# Show that $\mathbb{R}$ is a disjoint union of $\mathfrak{c}$ sets of cardinal $\mathfrak{c}$

Show that $\mathbb{R}$ is a disjoint union of $\mathfrak{c}$ sets of cardinal $\mathfrak{c}$, where $\mathfrak{c} = | \mathbb{R} | = 2^{\aleph_0}$.

I find this problem very interesting and very challenging at the same time. Since any set of sets with cardinality $\mathfrak{c}$ I can think about are not disjoint. There is probably a specific definition of this $\mathfrak{c}$ sets of cardinal $\mathfrak{c}$ which immediately solves the problem.

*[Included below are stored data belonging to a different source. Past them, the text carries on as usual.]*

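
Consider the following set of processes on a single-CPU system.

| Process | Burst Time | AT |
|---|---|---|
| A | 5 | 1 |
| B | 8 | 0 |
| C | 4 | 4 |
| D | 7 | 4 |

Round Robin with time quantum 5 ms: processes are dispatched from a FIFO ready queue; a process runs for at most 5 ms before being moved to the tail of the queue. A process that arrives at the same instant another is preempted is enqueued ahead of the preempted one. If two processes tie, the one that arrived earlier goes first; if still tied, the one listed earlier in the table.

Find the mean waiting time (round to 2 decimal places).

9.25

Schedule: | B 0-5 | A 5-10 | C 10-14 | D 14-19 | B 19-22 | D 22-24 |
Completion: A=10  B=22  C=14  D=24
Turnaround (C−A): A=9  B=22  C=10  D=20
Waiting times: A=4, B=14, C=6, D=13
Average waiting = (4+14+6+13) / 4 = 37/4 = 9.25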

However, I would like to understand how can I possibly think about this.

• – Watson Aug 21 '16 at 16:20

HINT: Show that $\Bbb R$ and $\Bbb{R^2}$ have the same cardinality. Now show that $\Bbb R^2$ is the union of $\frak c$ sets of size $\frak c$.

(Note that the proof itself generalizes to any infinite set $A$ such that $A$ and $A^2$ have the same cardinality; which is all of them if you assume the axiom of choice.)

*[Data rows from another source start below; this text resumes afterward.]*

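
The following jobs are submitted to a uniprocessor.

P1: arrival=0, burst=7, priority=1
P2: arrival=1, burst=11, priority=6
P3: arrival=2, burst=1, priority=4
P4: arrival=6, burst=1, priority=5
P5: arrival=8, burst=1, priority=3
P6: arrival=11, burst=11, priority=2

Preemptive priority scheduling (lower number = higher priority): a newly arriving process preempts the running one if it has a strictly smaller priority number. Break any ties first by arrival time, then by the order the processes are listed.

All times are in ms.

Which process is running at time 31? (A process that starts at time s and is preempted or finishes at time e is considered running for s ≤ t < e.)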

• That's a good idea. – Gregory Grant May 18 '15 at 14:41
• I can show that $\mathbb{R}$ and $\mathbb{R}^2$ have the same cardinality and therefore write $\mathbb{R}^2=\bigcup_{x \in \mathbb{R}}(x,\mathbb{R})$ which is a union of $\mathfrak{c}$ sets of cardinal $\mathfrak{c}$. The implication that therefore $\mathbb{R}$ can be wrote like this is immediate? – Joaquin Liniado May 18 '15 at 14:50
• @JoaquinLiniado Yes, think about the images of $\{(x,y) \mid y\in\mathbb{R}\}$ under a bijection $\mathbb{R}^2\rightarrow \mathbb{R}$. You know that the union will be all of $\mathbb{R}$, and because it is a bijection, you should be able to show that the images are all disjoint as well. – Hayden May 18 '15 at 14:53

We can construct an uncountable collection of paiwise disjoint sets of real numbers using decimal expansions.

The collection of subsets $A$ of positive integers such that both $A$ and complement of $A$ are infinite is an uncountable collection.

For such a set $A$, denote by $S_A$ the set of all those real numbers whose decimal expansion has digit $0$ exactly at positions specified by $A$ and nowhere else.

$S_A$ is an uncountable set, because there are infinitely many positions for non-zero numbers where we can place other numbers arbitrarily (for example numbers using the digits 1 and 2 alone in those positions are uncountable as $A^C$ is an infinite set by choice.)

Another decimal-type solution.
Any real number $x$ can be written in "binary" form $x = n+\sum_{i=1}^\infty a_i 2^{-i}$, where $n \in \mathbb Z$, and $a_i \in \{0,1\}$. Let us choose non-terminating expansions, if there is more than one expansion.
For $0 \le t \le 1$, let $A_t$ be the set of all reals $x = n+\sum_{i=1} a_i 2^{-i}$ such that $$\limsup_{N \to \infty}\frac{1}{N}\sum_{i=1}^N a_i = t$$ Then each $A_t$ has cardinal $\mathfrak c$ and $\mathbb R = \bigcup_{0 \le t \le 1} A_t$